It's not the accuracy, it is the lack of jitter and that has been possible and relatively cheap for some time. If you are feeding an async data stream, i.e. USB, wired ethernet, wifi, hard-driver, etc. then a basic oscillator with a decent power supply is effectively jitter free and rather inexpensive, practically free by audiophile standards.
It is when you start feeding synchronous data with varying data rates and trying to sync up two clock domains and you enter the realm of PLLs that it gets harder and a lot more expensive, and/or you get into techniques such as ASRC where you are beholden to the underlying math (and resolution) to convert between the two sample rate domains that performance gets far more variable (as does cost). |
People still use CDs for live playback in 2020?
On a serious note I doubt there would be many audiophile CD players in the last decade(s) that are not reading ahead if not retrying and buffering on digital output rendering jitter at the player level non existent and if you treat your CDs in any half decent fashion like I assume most audiophiles do, then uncorrectable errors are rare, and as per previous statement as the data is reclocked, any timing issues from pipeline processing of the error correction isn't an issue.

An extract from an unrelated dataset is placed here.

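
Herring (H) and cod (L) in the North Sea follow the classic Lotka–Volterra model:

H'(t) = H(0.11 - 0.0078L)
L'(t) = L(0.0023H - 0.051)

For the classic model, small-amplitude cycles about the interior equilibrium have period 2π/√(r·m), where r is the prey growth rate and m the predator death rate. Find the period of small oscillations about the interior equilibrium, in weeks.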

Oh, and this thread is not about CDs. |
>>>>>One assumes that is pure speculation or maybe wishful thinking. Or, contrary to the post the reply was too, it was factual knowledge, and not an opinion or an unproven and evidence lacking hypothesis. The CD can flop around like a beached whale in a tsunami, but unless there are unrecoverable errors, a buffered and reclocked modern audiophile player's output is not going to be effected. This isn't the 80's and 90's when due to cost and limited functionality of player mechanisms you were beholden to the recovery of data impacting the clock PLL, and jitter due to the variable error recovery pipeline. |
Buffering doesn't stop any errors, it provides the mechanism to eliminate all jitter.
No one ever said no uncorrectable errors, though when manufactured, based on many industry tests, uncorrectable errors are quite rare. These are test pretty easily recreated on any computer with a CD-rom as well, so it is no "secret".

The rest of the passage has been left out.